As for survival outcomes, Yong noted that KCd was not non-inferior to ASCT. At a median follow-up of 37.5 months, 2-year PFS rate in the ASCT arm was 76% (95% CI, 66-83) compared with 70% (95% CI, 60-78) in the KCd consolidation arm. Patients in the ASCT arm have not yet reached a median PFS, whereas the median PFS in the consolidation group is 3.4 years (95% CI, 2.4-N/A).
In terms of genetic risks, patients with standard-risk genetics achieved a median PFS of 5.1 years while the high-risk patients achieved a median PFS of 1.7 years (HR = 2.7, 1.8-4.1; P < .001). Moreover, the median PFS in the ASCT arm was 4.7 years (95% CI, 3.3-N/A) compared to 1.2 years in the consolidation arm (95% CI, 0.7-N/A) among high-risk patients.

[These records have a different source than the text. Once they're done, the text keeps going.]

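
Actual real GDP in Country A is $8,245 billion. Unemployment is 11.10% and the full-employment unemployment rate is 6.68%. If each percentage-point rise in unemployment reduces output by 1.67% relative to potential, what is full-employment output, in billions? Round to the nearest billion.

Unemployment gap = 11.1 - 6.68 = 4.42 points, so output gap = -1.67 × 4.42 = -7.3814%.
Since Y = Y* × (1 + gap/100), Y* = 8245/0.926186 ≈ 8902 billion.

$8,902 billion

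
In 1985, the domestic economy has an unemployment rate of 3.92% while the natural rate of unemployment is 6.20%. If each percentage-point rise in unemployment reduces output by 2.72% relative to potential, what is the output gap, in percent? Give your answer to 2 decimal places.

The unemployment gap is 3.92 - 6.2 = -2.28 percentage points.
Okun's law gives an output gap of -2.72 × (-2.28) = 6.2016%, i.e. 6.20% above potential.

6.20%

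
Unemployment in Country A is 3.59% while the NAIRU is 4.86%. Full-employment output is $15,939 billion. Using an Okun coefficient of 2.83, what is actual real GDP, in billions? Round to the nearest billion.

$16,512 billion

Unemployment gap = 3.59 - 4.86 = -1.27 points, so the output gap is -2.83 × (-1.27) = 3.5941%.
Actual GDP = 15939 × (1 + 3.5941/100) = 15939 × 1.035941 ≈ 16512 billion.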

“However, this does not reach significance,” Yong explained. “And because of the high confidence intervals in neither high-risk [nor] standard-risk group, it does appear that ASCT has a benefit over consolidation.”
Following randomization, patients who were MRD-negative following PBSCH had similar PFS rates in the ASCT and consolidation arms (HR = 0.8, 0.3-2.0; P = .7).
In summary, Yong noted that induction with K56Cd produced deep responses in patients with a 24.3% MRD-negative rate. Additionally, VGPR rates were similar between the ASCT and KCd consolidation arms. However, MRD-negative rate was higher following ASCT (53%) than KCd consolidation (35.8%).
“High risk patients have inferior PFS compared to standard risk patients but in neither of these genetic risk groups is there evidence that ASCT is more effective than KCd consolidation,” she concluded. “Patients who are MRD-positive at randomization may derive more benefit from ASCT than from consolidation.”